Testbericht: Control

PC-Version, getestet von Timo Schmidt am

Spätestens seit Quantum Break im Jahre 2016 erschien, ist vielen Spielern klar: Das Entwicklerstudio Remedy hat es auf wirre, spannende Storylines und Settings abgesehen. Schon das Zeitreise-Abenteuer, das unsere Entscheidungen in einer dazugehörenden Life-Action-Serie reflektierte, erhielt wegen technischer Probleme leider durchschnittliche Wertungen – wurde von Fans jedoch geliebt.

Das neuste Spiel der Schmiede und dem Publisher 505 Games – Control – geht neue Wege und wird von Beginn an als waschechtes Metroidvania präsentiert. Das bedeutet konkret: Die Spielwelt ist grundsätzlich umfangreich und offen erkundbar – verschiedene Passagen werden aber blockiert und können nach Erhalt neuer Spielerfähigkeiten überwunden werden.

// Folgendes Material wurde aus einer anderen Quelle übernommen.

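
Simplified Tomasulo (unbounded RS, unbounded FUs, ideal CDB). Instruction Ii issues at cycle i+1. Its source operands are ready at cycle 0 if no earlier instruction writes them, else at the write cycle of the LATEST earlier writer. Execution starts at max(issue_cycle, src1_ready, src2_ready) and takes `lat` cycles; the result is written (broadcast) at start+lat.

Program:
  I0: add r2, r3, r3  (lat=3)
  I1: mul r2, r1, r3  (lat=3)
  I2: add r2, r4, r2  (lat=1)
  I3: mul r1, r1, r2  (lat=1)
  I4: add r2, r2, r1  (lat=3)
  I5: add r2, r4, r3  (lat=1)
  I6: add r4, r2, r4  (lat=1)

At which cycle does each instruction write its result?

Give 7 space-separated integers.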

Das fördert den Erkundungsdrang und in Kombination mit einer durchdachten Narrative sorgt das für ein ziemlich glaubwürdiges und gleichermaßen motivierendes Gerüst.

Streng vertraulich

Hinweis: Es ist schwer, bei einem Spiel mit solch starkem Fokus auf komplexer Narrative und der Aufdeckung verschiedener Plottwists, in einem Test nicht zu sehr ins Detail zu gehen. Deshalb versuchen wir nachfolgend die wichtigsten Spielelemente so gut wie möglich zu ergründen – gehen dabei jedoch bewusst nicht allzu sehr auf die Antagonisten und die Handlung ein. Des Weiteren unterliegen wir gewisser Geheimhaltungsrichtlinien des FBC, weshalb gegebenenfalls einige Abschnitte vor Hochladen des Testberichts geschwärzt werden könnten.

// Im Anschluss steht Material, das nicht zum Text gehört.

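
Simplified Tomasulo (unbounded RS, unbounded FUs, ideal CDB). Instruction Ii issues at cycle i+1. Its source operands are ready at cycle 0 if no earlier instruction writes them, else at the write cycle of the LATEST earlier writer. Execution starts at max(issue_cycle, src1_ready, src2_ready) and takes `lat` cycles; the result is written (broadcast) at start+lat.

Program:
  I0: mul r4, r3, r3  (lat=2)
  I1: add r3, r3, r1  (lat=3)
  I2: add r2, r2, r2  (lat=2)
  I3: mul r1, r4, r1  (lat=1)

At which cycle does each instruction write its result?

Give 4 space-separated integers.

I0 mul r4: issue@1 deps=(None,None) exec_start@1 write@3
I1 add r3: issue@2 deps=(None,None) exec_start@2 write@5
I2 add r2: issue@3 deps=(None,None) exec_start@3 write@5
I3 mul r1: issue@4 deps=(0,None) exec_start@4 write@5

Answer: 3 5 5 5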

In der Rolle von Jesse Faden betritt der Spieler das geheimnisumwobene Gebäude der Federal Bureau of Control (Informationen zum FBC finden sich im nächsten Abschnitt). Im Inneren trifft sie keine Menschenseele bis auf den alten Hausmeister Atih, welcher ihr ein Jobangebot als Assistentin macht. Zynisch nimmt sie das Angebot nicht ernst, jedoch lapidar an – ohne zu wissen, was sie damit in Gang bringt. Während sie das ausgestorbene Gebäude weiter erkundet, findet sie den Leiter der Organisation tot in seinem Büro. Neben seiner Leiche liegt eine Waffe (Informationen zur Amtswaffe finden sich im nächsten Abschnitt).

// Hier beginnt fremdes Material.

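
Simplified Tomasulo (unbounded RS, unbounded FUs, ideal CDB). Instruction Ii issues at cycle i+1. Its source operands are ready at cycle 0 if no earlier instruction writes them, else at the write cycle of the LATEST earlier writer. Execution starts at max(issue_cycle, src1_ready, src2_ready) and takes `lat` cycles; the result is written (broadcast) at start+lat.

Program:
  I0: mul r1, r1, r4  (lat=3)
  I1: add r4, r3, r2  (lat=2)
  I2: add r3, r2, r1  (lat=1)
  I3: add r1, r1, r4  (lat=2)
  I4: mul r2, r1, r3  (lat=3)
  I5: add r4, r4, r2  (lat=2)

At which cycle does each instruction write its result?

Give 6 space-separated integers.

Answer: 4 4 5 6 9 11

Derivation:
I0 mul r1: issue@1 deps=(None,None) exec_start@1 write@4
I1 add r4: issue@2 deps=(None,None) exec_start@2 write@4
I2 add r3: issue@3 deps=(None,0) exec_start@4 write@5
I3 add r1: issue@4 deps=(0,1) exec_start@4 write@6
I4 mul r2: issue@5 deps=(3,2) exec_start@6 write@9
I5 add r4: issue@6 deps=(1,4) exec_start@9 write@11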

Als Jesse die Waffe aufhebt, sieht sie eine Vision einer invertierten, schwarzen Pyramide und eine Stimme in ihrem Kopf stellt sich als der „Rat“ vor (Informationen zum Rat finden sich im übernächsten Abschnitt). Sie sei nun der neue Leiter des FBC und habe einige Aufgaben – mitunter das Beschützen des sogenannten „Ältestenhauses“ (siehe übernächster Abschnitt). Eine geheimnisvolle Macht habe den sich immer verändernden Komplex überrannt und gilt bekämpft zu werden.

Klingt verwirrend – ist es auch ganz bewusst: Viele Informationen bleiben dem Spieler bewusst vorenthalten und die Handlung ergibt erst viele Stunden später plötzlich Sinn: Hin und wieder trifft Jesse auf neue Protagonisten, als auch Antagonisten – welche alle eigene Beweggründe und Hintergrundgeschichten des Ältestenhauses mitbringen. Diese aufzudecken und das Puzzle rund um den geheimnisvollen Rat sind neben dem Kampf gegen die unbekannte Bedrohung der Kern von Control.

Ein Kernkonzept das rockt

Im Kern ist Remedys neues Spiel ein 3rd-Person-Action-Game. Die Protagonistin lernt nach und nach neue Fähigkeiten, indem sie mysteriöse Objekte der Macht findet – was den Weg in neue Bereiche der Spielwelt ebnet und gleichermaßen dem Kampf gegen ihre Gegner abwechslungsreicher gestaltet. Wo Jesse zu Beginn lediglich mit der Amtswaffe eine sich wandelnde Pistole, Schrotflinte und Co besaß, kann sie nach wenigen Spielstunden Materie per Telekinese anheben, werfen oder gar Granaten abfangen. Irgendwann gesellen sich immer mehr Movements hinzu, sodass ein ganz eigener Spielstil mit ziemlich hektischen Kämpfen und erstaunlich freier Erkundung entsteht.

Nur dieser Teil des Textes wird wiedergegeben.